Reporter: Dityasa H Forddanta | Editor: Rizki Caturini
DENPASAR. Pemerintah makin mengandalkan badan usaha milik negara (BUMN) sebagai ujung tombak mendorong ekonomi. Untuk menyukseskan berbagai rencana ekspansi perusahaan pelat merah, pemerintah getol mendorong BUMN mencari dana.
Para BUMN di antaranya akan menggalang dana (fundraising) dari pasar modal, di antaranya melalui initial public offering (IPO). Dana segar yang bakal dikumpulkan dari pasar modal berpotensi mencapai lebih dari Rp 100 triliun.
Setidaknya ada sembilan anak usaha BUMN siap menggelar IPO. "Nilai emisi semuanya nanti sekitar Rp 21 triliun," kata Aloysius Kiik Ro, Deputi Bidang Restrukturisasi dan Pengembangan Usaha Kementerian BUMN, Jumat (10/3).

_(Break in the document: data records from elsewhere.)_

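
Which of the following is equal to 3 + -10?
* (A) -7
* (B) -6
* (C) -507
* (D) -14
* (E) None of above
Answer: A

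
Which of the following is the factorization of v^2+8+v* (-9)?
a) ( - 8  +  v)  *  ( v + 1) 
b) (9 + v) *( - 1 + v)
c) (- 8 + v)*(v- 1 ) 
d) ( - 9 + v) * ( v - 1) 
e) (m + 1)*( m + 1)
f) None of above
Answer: c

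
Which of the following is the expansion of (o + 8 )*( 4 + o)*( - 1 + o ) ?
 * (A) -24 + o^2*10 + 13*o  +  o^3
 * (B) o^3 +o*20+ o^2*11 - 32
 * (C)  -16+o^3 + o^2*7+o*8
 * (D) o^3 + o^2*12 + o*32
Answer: B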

Masing-masing BUMN akan melepas sekitar 20%-25% saham. Tidak semua anak usaha BUMN akan langsung IPO. Eksekusinya dilakukan bertahap, mengikuti termin waktu masing-masing. Hal ini dilakukan demi menghindari kejenuhan pasar atau malah mengeliminasi prospek IPO sektor yang lain.
Misal, saat ini yang paling mendesak adalah infrastruktur. Karena itu, anak usaha BUMN karya berada di antrian pertama IPO. Setelah itu, baru IPO anak usaha BUMN energi. "Jadi, akan kami sebar. Ada yang kuartal dua, kuartal tiga dan seterusnya hingga 2018," jelas Aloy.
Fund raising melalui sekuritisasi aset juga dikejar. PT Jasa Marga Tbk (JSMR) sudah menyiapkan dua aset yang akan didivestasi sebagai langkah awal sekuritisasi aset. Aset tersebut ialah jalan tol JORR W1 (Kebon Jeruk-Penjaringan) dan PT Trans Marga Jateng (TMJ).
Menyusul JSMR, PT Perusahaan Listrik Negara (PLN) juga akan menggelar sekuritisasi aset. Salah satu yang masuk ke dalam daftar skema itu adalah aset PT Indonesia Power. Sekuritisasi terhadap JSMR ditargetkan sekitar Rp 2 triliun. Sementara PLN mencapai lebih dari Rp 10 triliun.
Selain IPO dan sekuritisasi aset, emiten dan calon emiten pelat merah juga mengincar dana dari penerbitan obligasi dan rights issue. PT PP Properti Tbk (PPRO) mengincar dana sekitar Rp 1,5 triliun dari rights issue.
Anak usaha BBRI, PT BRI Agroniaga Tbk (AGRO) mengincar dana segar Rp 1 triliun. Belum lagi penerbitan obligasi dari sejumlah anak usaha BUMN lain.
Tapi, rencana ini perlu dipersiapkan sangat matang. "Karena banyak tantangan, terutama dari sentimen global yang bisa menghambat fundrasing dari pasar modal," jelas analis NH Korindo Securities Bima Setiaji.
Ada ketidakpastian global dari sentimen kenaikan Fed funds rate. Belum lagi soal pilkada DKI Jakarta yang juga menjadi perhatian investor domestik.
Ketidakpastian berpotensi mendorong investor pasar modal meminta return premium. Ini bisa membuat cost of equity menjadi lebih tinggi, setidaknya hingga semester satu 2017.
Selain pendanaan lewat pasar modal, tentu masih ada opsi pendanaan perbankan. Tapi, pendanaan dari bank akan tetap terbatas.
Direktur Utama Bursa Efek Indonesia (BEI) Tito Sulistio menambahkan, rencana pemerintah ini akan membuat pasar modal lokal lebih atraktif. "Ini sekaligus menjadi peluang bagi underwriter untuk membantu menambah emiten baru," kata dia.